Fault versus Failure

Ram Chillarege, 2010

Fault and Failure are two terms that are often confused. In every day life they conjure up similar images of something going wrong. Even in technical circles the terms are used interchangeably further distorting the differences. However, in technical terms they are two very different things. I say "things", but, really, only one of them comes close to being a thing - the other being an "event" and less of a thing. Let us study these a little deeper since we need to be more exacting for the purposes of defect analysis and software engineering.

 

Lets start with Failure. "Failure" is when something does not happen as it should, or vice versa something happens that should not happen. Flick a light switch, and there is no light. We just experienced a failure. We do not yet know what the reason is, but we know that we did not receive a service as we should have. That event is a failure.

Now, there could be several reasons for that failure.
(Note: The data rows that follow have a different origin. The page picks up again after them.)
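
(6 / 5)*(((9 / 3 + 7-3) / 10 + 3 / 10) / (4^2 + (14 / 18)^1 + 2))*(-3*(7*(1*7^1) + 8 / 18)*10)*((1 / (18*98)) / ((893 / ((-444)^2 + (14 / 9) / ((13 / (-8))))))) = -10263836000 / 865207161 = -11.86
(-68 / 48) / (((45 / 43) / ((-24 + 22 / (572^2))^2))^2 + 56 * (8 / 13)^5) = -0.29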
It could be a broken light switch, a broken bulb, or no electricity in the wires, and the list can be endless. The cause that led up to us experiencing a failure is the fault. The fault, could be a "thing". Theoretically, faults can exists without a "thing", but that's getting into another level of abstraction. For our purposes, lets stay with the notion that the thing that broke is the fault.
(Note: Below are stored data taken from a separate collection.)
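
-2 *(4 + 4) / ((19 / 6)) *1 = -96 / 19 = -5.05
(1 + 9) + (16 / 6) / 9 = 278 / 27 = 10.30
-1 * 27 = -27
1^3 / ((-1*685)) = -1 / 685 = -0.00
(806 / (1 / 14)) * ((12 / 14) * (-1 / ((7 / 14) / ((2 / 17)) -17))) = 12896 / 17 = 758.59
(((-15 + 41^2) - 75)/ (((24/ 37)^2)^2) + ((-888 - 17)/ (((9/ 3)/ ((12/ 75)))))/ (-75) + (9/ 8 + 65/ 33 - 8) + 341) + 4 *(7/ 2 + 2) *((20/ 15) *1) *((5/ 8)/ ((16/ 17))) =4262464994521/ 456192000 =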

In Orthogonal Defect Classification (ODC) part of the classification is on the Fault and part on the Failure. Understanding the differences makes is much easier to follow the ODC discussions on classification.

Here we are, having just distinguished fault and failure. Now, that was easy, wasn't it? Just watch out for our friends in the industry who use them interchangeably, and tell them this story. Its not a fatal error to mix them... just confusing. Now did I say "error"? Where did that come from? How does error relate to fault and failure? Well, that's for another day!